A empresa Gilead Sciences, uma das maiores farmacêuticas do mundo, em 2004 interrompeu a produção de um novo medicamento de combate ao vírus HIV. A explicação pública foi que sua eficácia não era tão diferente de um tratamento já existente para garantir um maior desenvolvimento. A empresa está sendo processada por cerca de 26 mil pacientes nos Estados Unidos.
Apesar da justificativa da Gilead, a companhia havia elaborado um plano para aumentar seus lucros. Segundo a denúncia, a empresa quis manipular o sistema de patente dos Estados Unidos a fim de proteger os monopólios lucrativos dos medicamentos mais vendidos.
Naquela época, a empresa era a responsável por dois dos principais tratamentos de sucesso contra o HIV, baseados por uma versão do medicamento tenofovir. Os executivos tinham conhecimento que o novo medicamento tinha o potencial de ser menos tóxico para os rins e ossos dos pacientes, em comparação com aqueles tratamentos já existente no mercado.
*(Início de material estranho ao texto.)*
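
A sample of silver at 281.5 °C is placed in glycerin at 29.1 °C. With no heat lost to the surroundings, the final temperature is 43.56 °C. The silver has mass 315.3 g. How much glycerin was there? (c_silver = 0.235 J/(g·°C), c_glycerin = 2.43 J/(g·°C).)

m ≈ 502 g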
Contudo, com receio de que a nova droga promissora pudesse competir com a formulação existente do tenofovir da empresa, eles atrasaram o lançamento do produto por anos.
A manobra da empresa
Segundo os documentos, a Gilead esperava atrasar o lançamento até pouco antes do vencimento das patentes dos tratamentos já disponíveis no mercado. Assim, a empresa poderia mudar os pacientes para o novo produto pouco antes que fármaco genérico fosse disponibilizado no mercado. O novo fármaco, entretanto, só foi divulgado quase uma década depois, em 2015. As patentes desse produto valem até 2031.
A aparente manobra da Gilead com o tenofovir é tão comum na indústria farmacêutica que tem nome: salto de produto. As empresas aproveitam seu monopólio de algum medicamento e, pouco antes da chegada da concorrência dos genéricos, mudam - ou "pulam" - os pacientes para uma versão patenteada mais recentemente do medicamento para prolongar um pouco mais o monopólio.
Os registros internos da empresa desde o início dos anos 2000 mostram que os executivos da Gilead às vezes lutavam para decidir se deveriam lançar a nova formulação no mercado. Em alguns pontos, os documentos apresentam as duas iterações do tenofovir como semelhantes do ponto de vista da segurança.
Mas outros memorandos indicam que a empresa acreditava que a fórmula atualizada era menos tóxica, com base em estudos em laboratórios e em animais. Esses estudos mostraram que a nova formulação tinha duas vantagens que poderiam reduzir os efeitos colaterais. Foi muito melhor do que o original na entrega de tenofovir às suas células-alvo, o que significa que vazou muito menos para a corrente sanguínea, onde poderia viajar para os rins e ossos. E poderia ser administrado em uma dose menor.
Cientista trabalhando no laboratório da Gilead Sciences (Foto: reprodução/NBCNews/Bloomberg/GettyImages)
A Denúncia dos pacientes
Devido o lançamento atrasado de forma proposital, cerca de 26 mil pacientes que tomaram os fármacos mais antigos da companhia acionaram a Justiça, sob a denúncia de que foram expostos de forma desnecessária pela empresa a problemas renais e ósseos.
Os advogados da Gilead negaram as acusações, classificando-as como "infundadas". Eles negaram que a empresa teria parado de forma proposital a produção do medicamento para maximizar os lucros com patentes. A defesa apresentou um memorando interno de 2004 que estimava que a companhia poderia aumentar sua receita em torno de US$ 1 bilhão ao longo de seis anos se lançasse o novo produto em 2008.
Se a farmacêutica tivesse dado prosseguimento ao desenvolvimento do remédio em 2004, as patentes do medicamento considerado promissor teriam expirado ou estariam próximas de expirar. Com o atraso, a companhia tem mais alguns anos de exclusividade sobre o fármaco, impedindo que os medicamentos genéricos sejam disponibilizados no mercado.